The covid pandemic forced retailers to seek new operational procedures due to unforeseen labor shortages and new hygienic mandates. Smart retailers met those challenges by embracing a host of new retail ordering and checkout methods. Merchants added more self-checkout lanes, self-ordering kiosks, SoftPos contactless payments and a seemingly limitless supply of light blue face masks for their employees. Leading edge merchants (Amazon’s Whole Foods, Amazon Fresh and others) went beyond the new checkout procedures and introduced the convenience of biometric payments at the POS counter.
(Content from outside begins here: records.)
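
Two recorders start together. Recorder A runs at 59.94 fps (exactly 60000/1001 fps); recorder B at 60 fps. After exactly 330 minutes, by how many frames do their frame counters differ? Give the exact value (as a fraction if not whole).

108000/91 frames

330 min = 19800 s.
A emits 60000/1001 × 19800 = 108000000/91 frames; B emits 60 × 19800 = 1188000.
Difference = 108000/91 frames (≈ 1186.8132); B is ahead of A.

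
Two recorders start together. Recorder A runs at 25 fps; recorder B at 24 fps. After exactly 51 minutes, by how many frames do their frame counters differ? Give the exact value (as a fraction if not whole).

51 min = 3060 s.
A emits 25 × 3060 = 76500 frames; B emits 24 × 3060 = 73440.
Difference = 3060 frames; B is behind A.

3060 frames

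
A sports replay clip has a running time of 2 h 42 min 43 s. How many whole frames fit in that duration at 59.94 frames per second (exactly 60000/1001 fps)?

2 h 42 min 43 s = 9763 s.
Frames = 9763 × 60000/1001 = 45060000/77 ≈ 585194.8052.
Complete frames: 585194.

585194 frames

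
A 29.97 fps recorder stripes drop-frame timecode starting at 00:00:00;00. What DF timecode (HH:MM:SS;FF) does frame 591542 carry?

Ten DF minutes hold 17982 frames, so frame 591542 lies in block 32 (frames 575424–593405) with 16118 frames into that block.
The block's first minute is 1800 frames and the rest 1798 each; 16118 frames reaches minute 8, so 32 × 18 + 8 × 2 = 592 labels have been skipped so far.
Adding those back, label number 591542 + 592 = 592134 at 30 labels/s is 19737 s + 24 f = 5 h 28 min 57 s frame 24, i.e. 05:28:57;24.

05:28:57;24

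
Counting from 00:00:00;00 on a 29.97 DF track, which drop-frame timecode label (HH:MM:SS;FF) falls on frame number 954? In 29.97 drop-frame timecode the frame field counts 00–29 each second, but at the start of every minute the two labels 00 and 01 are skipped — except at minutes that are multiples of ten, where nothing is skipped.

00:00:31;24

Each 10-minute DF block holds 10 × 60 × 30 − 9 × 2 = 17982 frames. 954 ÷ 17982 → 0 full blocks, remainder 954.
Within the partial block the first minute is 1800 frames and each further minute 1798, so 0 further minute boundaries passed. Total skipped labels = 18 × 0 + 2 × 0 = 0.
Non-drop label index = 954 + 0 = 954; at 30 labels/s that is 00:00:31:24, i.e. DF 00:00:31;24.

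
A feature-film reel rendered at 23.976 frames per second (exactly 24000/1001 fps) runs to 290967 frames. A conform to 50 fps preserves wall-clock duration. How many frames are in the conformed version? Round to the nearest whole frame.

Frames at target rate = 290967 × (50) / (24000/1001) = 97085989/160 ≈ 606787.431.
Nearest whole frame: 606787.

606787 frames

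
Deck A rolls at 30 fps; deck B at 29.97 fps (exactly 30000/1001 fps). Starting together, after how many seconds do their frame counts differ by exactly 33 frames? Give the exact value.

The gap grows by |30000/1001 − 30| = 30/1001 frames per second.
Time for a 33-frame gap: 33 ÷ (30/1001) = 1101.1 s.

1101.1 seconds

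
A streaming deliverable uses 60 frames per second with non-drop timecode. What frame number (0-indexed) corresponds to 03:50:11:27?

828687

Total seconds to the label: (3 × 3600 + 50 × 60 + 11) = 13811.
Frame index = 13811 × 60 + 27 = 828687.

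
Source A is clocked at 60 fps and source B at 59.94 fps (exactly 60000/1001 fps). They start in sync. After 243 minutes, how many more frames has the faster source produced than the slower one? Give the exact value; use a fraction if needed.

874800/1001 frames

243 min = 14580 s.
A emits 60 × 14580 = 874800 frames; B emits 60000/1001 × 14580 = 874800000/1001.
Difference = 874800/1001 frames (≈ 873.9261); B is behind A.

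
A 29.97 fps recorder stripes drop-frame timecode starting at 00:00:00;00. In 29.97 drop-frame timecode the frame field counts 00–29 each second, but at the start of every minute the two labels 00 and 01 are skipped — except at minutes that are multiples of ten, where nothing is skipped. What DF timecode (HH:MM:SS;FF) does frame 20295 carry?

00:11:17;05

Ten DF minutes hold 17982 frames, so frame 20295 lies in block 1 (frames 17982–35963) with 2313 frames into that block.
The block's first minute is 1800 frames and the rest 1798 each; 2313 frames reaches minute 1, so 1 × 18 + 1 × 2 = 20 labels have been skipped so far.
Adding those back, label number 20295 + 20 = 20315 at 30 labels/s is 677 s + 5 f = 0 h 11 min 17 s frame 5, i.e. 00:11:17;05.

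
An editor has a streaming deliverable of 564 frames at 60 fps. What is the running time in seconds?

9.4 seconds

Running time = 564 / (60) = 9.4 s.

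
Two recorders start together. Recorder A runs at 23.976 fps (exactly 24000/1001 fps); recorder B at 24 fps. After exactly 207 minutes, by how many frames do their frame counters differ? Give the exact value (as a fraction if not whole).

298080/1001 frames

207 min = 12420 s.
A emits 24000/1001 × 12420 = 298080000/1001 frames; B emits 24 × 12420 = 298080.
Difference = 298080/1001 frames (≈ 297.7822); B is ahead of A.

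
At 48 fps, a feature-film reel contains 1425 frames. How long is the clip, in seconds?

Running time = 1425 / (48) = 29.6875 s.

29.6875 seconds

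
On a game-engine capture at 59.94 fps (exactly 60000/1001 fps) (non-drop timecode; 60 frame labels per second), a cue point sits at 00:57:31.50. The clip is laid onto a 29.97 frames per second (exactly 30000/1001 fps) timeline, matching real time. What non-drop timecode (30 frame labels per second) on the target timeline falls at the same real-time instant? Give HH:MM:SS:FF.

00:57:31:25

Source frame index: (0×3600 + 57×60 + 31) × 60 + 50 = 207110.
Real time: 207110 / (60000/1001) = 20731711/6000 s.
Target frame: (20731711/6000) × (30000/1001) = 103555.
At 30 labels/s: frame 103555 → 00:57:31:25.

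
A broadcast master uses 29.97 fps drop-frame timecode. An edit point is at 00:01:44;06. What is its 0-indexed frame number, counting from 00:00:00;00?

As if non-drop at 30 labels/s: (0 × 3600 + 1 × 60 + 44) × 30 + 6 = 3126.
Minute boundaries passed: 1; those not divisible by 10: 1 − 0 = 1; dropped labels = 2 × 1 = 2.
Actual frame index = 3126 − 2 = 3124.

3124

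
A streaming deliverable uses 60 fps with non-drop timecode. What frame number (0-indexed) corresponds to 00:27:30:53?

Total seconds to the label: (0 × 3600 + 27 × 60 + 30) = 1650.
Frame index = 1650 × 60 + 53 = 99053.

99053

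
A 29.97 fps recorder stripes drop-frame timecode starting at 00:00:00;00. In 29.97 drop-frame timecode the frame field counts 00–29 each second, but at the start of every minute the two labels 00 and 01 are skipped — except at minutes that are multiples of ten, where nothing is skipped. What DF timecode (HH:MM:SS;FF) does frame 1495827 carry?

13:51:50;23

Ten DF minutes hold 17982 frames, so frame 1495827 lies in block 83 (frames 1492506–1510487) with 3321 frames into that block.
The block's first minute is 1800 frames and the rest 1798 each; 3321 frames reaches minute 1, so 83 × 18 + 1 × 2 = 1496 labels have been skipped so far.
Adding those back, label number 1495827 + 1496 = 1497323 at 30 labels/s is 49910 s + 23 f = 13 h 51 min 50 s frame 23, i.e. 13:51:50;23.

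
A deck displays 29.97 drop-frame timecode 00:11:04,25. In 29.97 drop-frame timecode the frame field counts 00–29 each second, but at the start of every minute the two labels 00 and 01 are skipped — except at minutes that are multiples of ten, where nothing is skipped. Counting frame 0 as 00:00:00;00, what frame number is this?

19925

As if non-drop at 30 labels/s: (0 × 3600 + 11 × 60 + 4) × 30 + 25 = 19945.
Minute boundaries passed: 11; those not divisible by 10: 11 − 1 = 10; dropped labels = 2 × 10 = 20.
Actual frame index = 19945 − 20 = 19925.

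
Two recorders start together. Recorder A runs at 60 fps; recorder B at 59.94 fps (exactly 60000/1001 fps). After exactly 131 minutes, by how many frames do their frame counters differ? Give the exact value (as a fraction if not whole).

131 min = 7860 s.
A emits 60 × 7860 = 471600 frames; B emits 60000/1001 × 7860 = 471600000/1001.
Difference = 471600/1001 frames (≈ 471.1289); B is behind A.

471600/1001 frames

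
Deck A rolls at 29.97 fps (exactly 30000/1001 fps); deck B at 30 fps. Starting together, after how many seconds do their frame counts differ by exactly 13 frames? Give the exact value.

The gap grows by |30 − 30000/1001| = 30/1001 frames per second.
Time for a 13-frame gap: 13 ÷ (30/1001) = 13013/30 s.

13013/30 seconds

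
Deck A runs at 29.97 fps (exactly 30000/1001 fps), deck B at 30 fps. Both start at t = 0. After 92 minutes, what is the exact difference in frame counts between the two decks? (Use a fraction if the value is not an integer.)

165600/1001 frames

92 min = 5520 s.
A emits 30000/1001 × 5520 = 165600000/1001 frames; B emits 30 × 5520 = 165600.
Difference = 165600/1001 frames (≈ 165.4346); B is ahead of A.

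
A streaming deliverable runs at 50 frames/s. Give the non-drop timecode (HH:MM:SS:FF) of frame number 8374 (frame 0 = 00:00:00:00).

00:02:47:24

8374 ÷ 50 = 167 full seconds, remainder 24 frames.
167 s = 0 h 2 min 47 s.
Timecode: 00:02:47:24.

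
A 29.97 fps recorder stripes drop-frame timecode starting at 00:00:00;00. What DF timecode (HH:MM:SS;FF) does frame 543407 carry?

Ten DF minutes hold 17982 frames, so frame 543407 lies in block 30 (frames 539460–557441) with 3947 frames into that block.
The block's first minute is 1800 frames and the rest 1798 each; 3947 frames reaches minute 2, so 30 × 18 + 2 × 2 = 544 labels have been skipped so far.
Adding those back, label number 543407 + 544 = 543951 at 30 labels/s is 18131 s + 21 f = 5 h 2 min 11 s frame 21, i.e. 05:02:11;21.

05:02:11;21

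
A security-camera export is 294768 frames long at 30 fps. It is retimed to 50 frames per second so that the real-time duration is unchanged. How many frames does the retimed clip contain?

491280 frames

Target frames = source frames × (target rate / source rate) = 294768 × (50)/(30) = 294768 × 5/3 = 491280.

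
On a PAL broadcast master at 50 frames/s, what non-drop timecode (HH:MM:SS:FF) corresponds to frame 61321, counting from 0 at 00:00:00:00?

00:20:26:21

61321 ÷ 50 = 1226 full seconds, remainder 21 frames.
1226 s = 0 h 20 min 26 s.
Timecode: 00:20:26:21.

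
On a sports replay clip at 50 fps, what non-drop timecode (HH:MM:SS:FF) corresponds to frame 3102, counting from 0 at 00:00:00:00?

00:01:02:02

3102 ÷ 50 = 62 full seconds, remainder 2 frames.
62 s = 0 h 1 min 2 s.
Timecode: 00:01:02:02.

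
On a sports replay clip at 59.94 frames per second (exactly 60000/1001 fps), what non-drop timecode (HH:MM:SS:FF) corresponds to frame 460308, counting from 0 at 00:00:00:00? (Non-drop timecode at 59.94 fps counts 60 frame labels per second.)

02:07:51:48

460308 ÷ 60 = 7671 full seconds, remainder 48 frames.
7671 s = 2 h 7 min 51 s.
Timecode: 02:07:51:48.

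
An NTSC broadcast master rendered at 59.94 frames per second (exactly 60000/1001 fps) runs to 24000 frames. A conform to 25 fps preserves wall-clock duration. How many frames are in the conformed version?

Target frames = source frames × (target rate / source rate) = 24000 × (25)/(60000/1001) = 24000 × 1001/2400 = 10010.

10010 frames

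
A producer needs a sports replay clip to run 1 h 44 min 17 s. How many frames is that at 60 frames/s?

1 h 44 min 17 s = 6257 s.
Frames = 6257 × 60 = 375420.

375420 frames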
Specifically, Amazon added new self-checkout lanes with contactless biometric palm vein readers called Amazon One. I believe that they stayed up all night to come up with that moniker.
Kidding aside, the Amazon One is absolutely the right technology at the right time. Biometrics is not a new identity verification technology. It has been widely used for access control, law enforcement, banking and financial transactions, healthcare, and government security applications and now retail. It has several identity verification methods: vascular palm & finger, facial, fingerprint, retina, iris, ear shape, voice, and others. The least invasive methods from a practical retail standpoint are palm and finger vascular scanning. The palm scanner offers the fastest and most reliable method for retail. Historically, the luddite argument against finger scanning is that seriously dumb bad guys would cut off your finger and use it to commit their ID fraud. Using the same misguided thought process, palm scanning would mandate cutting off your hand which would be a whole lot messier and more difficult to carry around.
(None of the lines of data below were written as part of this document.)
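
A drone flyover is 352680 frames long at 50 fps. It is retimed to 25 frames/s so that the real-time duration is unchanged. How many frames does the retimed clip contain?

176340 frames

Target frames = source frames × (target rate / source rate) = 352680 × (25)/(50) = 352680 × 1/2 = 176340.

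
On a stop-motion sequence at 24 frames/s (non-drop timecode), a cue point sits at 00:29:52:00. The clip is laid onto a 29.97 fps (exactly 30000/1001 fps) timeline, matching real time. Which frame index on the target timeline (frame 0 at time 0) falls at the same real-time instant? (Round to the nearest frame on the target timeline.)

Source frame index: (0×3600 + 29×60 + 52) × 24 + 0 = 43008.
Real time: 43008 / (24) = 1792 s.
Target frame: (1792) × (30000/1001) = 7680000/143 ≈ 53706.294 → 53706.

frame 53706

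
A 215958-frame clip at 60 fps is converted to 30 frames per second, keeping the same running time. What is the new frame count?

107979 frames

Target frames = source frames × (target rate / source rate) = 215958 × (30)/(60) = 215958 × 1/2 = 107979.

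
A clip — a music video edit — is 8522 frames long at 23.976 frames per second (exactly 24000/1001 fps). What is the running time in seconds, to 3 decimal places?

Running time = 8522 × 1001/24000 = 4265261/12000 s ≈ 355.438 s.

355.438 seconds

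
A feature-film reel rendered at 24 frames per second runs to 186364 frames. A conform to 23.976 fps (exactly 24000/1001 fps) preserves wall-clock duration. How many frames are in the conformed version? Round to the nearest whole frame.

186178 frames

Frames at target rate = 186364 × (24000/1001) / (24) = 186364000/1001 ≈ 186177.822.
Nearest whole frame: 186178.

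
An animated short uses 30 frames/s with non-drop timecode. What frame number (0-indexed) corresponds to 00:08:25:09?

Total seconds to the label: (0 × 3600 + 8 × 60 + 25) = 505.
Frame index = 505 × 30 + 9 = 15159.

15159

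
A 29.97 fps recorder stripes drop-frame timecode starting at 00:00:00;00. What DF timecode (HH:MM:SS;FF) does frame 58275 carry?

00:32:24;13

Ten DF minutes hold 17982 frames, so frame 58275 lies in block 3 (frames 53946–71927) with 4329 frames into that block.
The block's first minute is 1800 frames and the rest 1798 each; 4329 frames reaches minute 2, so 3 × 18 + 2 × 2 = 58 labels have been skipped so far.
Adding those back, label number 58275 + 58 = 58333 at 30 labels/s is 1944 s + 13 f = 0 h 32 min 24 s frame 13, i.e. 00:32:24;13.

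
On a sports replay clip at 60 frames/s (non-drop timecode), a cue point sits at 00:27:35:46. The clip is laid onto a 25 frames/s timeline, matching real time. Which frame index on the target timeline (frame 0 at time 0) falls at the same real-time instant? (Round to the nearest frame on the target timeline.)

Source frame index: (0×3600 + 27×60 + 35) × 60 + 46 = 99346.
Real time: 99346 / (60) = 49673/30 s.
Target frame: (49673/30) × (25) = 248365/6 ≈ 41394.167 → 41394.

frame 41394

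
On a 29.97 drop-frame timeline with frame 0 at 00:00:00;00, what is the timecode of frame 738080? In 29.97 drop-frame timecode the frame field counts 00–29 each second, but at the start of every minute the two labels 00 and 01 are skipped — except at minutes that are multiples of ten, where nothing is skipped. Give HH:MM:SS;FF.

Ten DF minutes hold 17982 frames, so frame 738080 lies in block 41 (frames 737262–755243) with 818 frames into that block.
The block's first minute is 1800 frames and the rest 1798 each; 818 frames reaches minute 0, so 41 × 18 + 0 × 2 = 738 labels have been skipped so far.
Adding those back, label number 738080 + 738 = 738818 at 30 labels/s is 24627 s + 8 f = 6 h 50 min 27 s frame 8, i.e. 06:50:27;08.

06:50:27;08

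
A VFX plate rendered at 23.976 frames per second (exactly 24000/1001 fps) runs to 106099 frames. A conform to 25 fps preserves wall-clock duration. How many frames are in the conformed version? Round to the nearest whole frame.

110630 frames

Frames at target rate = 106099 × (25) / (24000/1001) = 106205099/960 ≈ 110630.311.
Nearest whole frame: 110630.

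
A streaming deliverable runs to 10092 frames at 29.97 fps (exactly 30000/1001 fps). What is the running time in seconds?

336.7364 seconds

Running time = 10092 / (30000/1001) = 336.7364 s.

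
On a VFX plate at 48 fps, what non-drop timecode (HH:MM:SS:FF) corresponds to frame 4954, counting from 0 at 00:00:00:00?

00:01:43:10

4954 ÷ 48 = 103 full seconds, remainder 10 frames.
103 s = 0 h 1 min 43 s.
Timecode: 00:01:43:10.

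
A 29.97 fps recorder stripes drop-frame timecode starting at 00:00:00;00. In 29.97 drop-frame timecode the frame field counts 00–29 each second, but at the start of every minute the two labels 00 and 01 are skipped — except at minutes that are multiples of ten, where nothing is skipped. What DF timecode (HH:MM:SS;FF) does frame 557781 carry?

05:10:11;09

Each 10-minute DF block holds 10 × 60 × 30 − 9 × 2 = 17982 frames. 557781 ÷ 17982 → 31 full blocks, remainder 339.
Within the partial block the first minute is 1800 frames and each further minute 1798, so 0 further minute boundaries passed. Total skipped labels = 18 × 31 + 2 × 0 = 558.
Non-drop label index = 557781 + 558 = 558339; at 30 labels/s that is 05:10:11:09, i.e. DF 05:10:11;09.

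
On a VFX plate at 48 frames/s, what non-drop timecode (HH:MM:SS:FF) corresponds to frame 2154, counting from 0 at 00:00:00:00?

2154 ÷ 48 = 44 full seconds, remainder 42 frames.
44 s = 0 h 0 min 44 s.
Timecode: 00:00:44:42.

00:00:44:42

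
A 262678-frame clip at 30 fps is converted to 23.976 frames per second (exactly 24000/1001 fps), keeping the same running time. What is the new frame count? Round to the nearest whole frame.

209932 frames

Frames at target rate = 262678 × (24000/1001) / (30) = 16164800/77 ≈ 209932.468.
Nearest whole frame: 209932.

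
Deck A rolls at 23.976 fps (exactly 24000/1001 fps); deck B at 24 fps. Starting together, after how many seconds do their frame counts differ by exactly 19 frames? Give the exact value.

19019/24 seconds

The gap grows by |24 − 24000/1001| = 24/1001 frames per second.
Time for a 19-frame gap: 19 ÷ (24/1001) = 19019/24 s.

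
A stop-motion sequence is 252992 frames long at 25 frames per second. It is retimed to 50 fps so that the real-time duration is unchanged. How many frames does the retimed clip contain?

Frames at target rate = 252992 × (50) / (25) = 505984.

505984 frames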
The Amazon One device is both sleek in appearance and ergonomic. It requires a brief customer registration process that includes entering your identity information, scanning your palm, and linking the information to a payment method that gets scanned as well. If you already have an Amazon account (and who doesn’t) it takes perhaps 90 seconds to get enrolled at the customer service counter or self-checkout lane.
Retailers that use this biometric technology can enjoy other benefits at and beyond the retail counter as well. These benefits include faster customer throughput, age verification, access control, rapid customer onboarding, loyalty programs, self-service ordering & payments, and at the customer service counter for quick returns. Smart merchants also want to collect relevant sales data that helps them provide a better customer experience and deliver personalized future offers predicated on purchase histories.
The palm scanning biometric use case for consumers is equally compelling. Personalized coupons and discounts, special event invitations, and no more journeys to the bottom of your handbag in search of your payment card. And no more fumbling for a card in an overstuffed wallet. Simply hover your hand over the Amazon One scanner and out the door you go!
-Thomas McCole
This article is all natural and contains no artificial ingredients!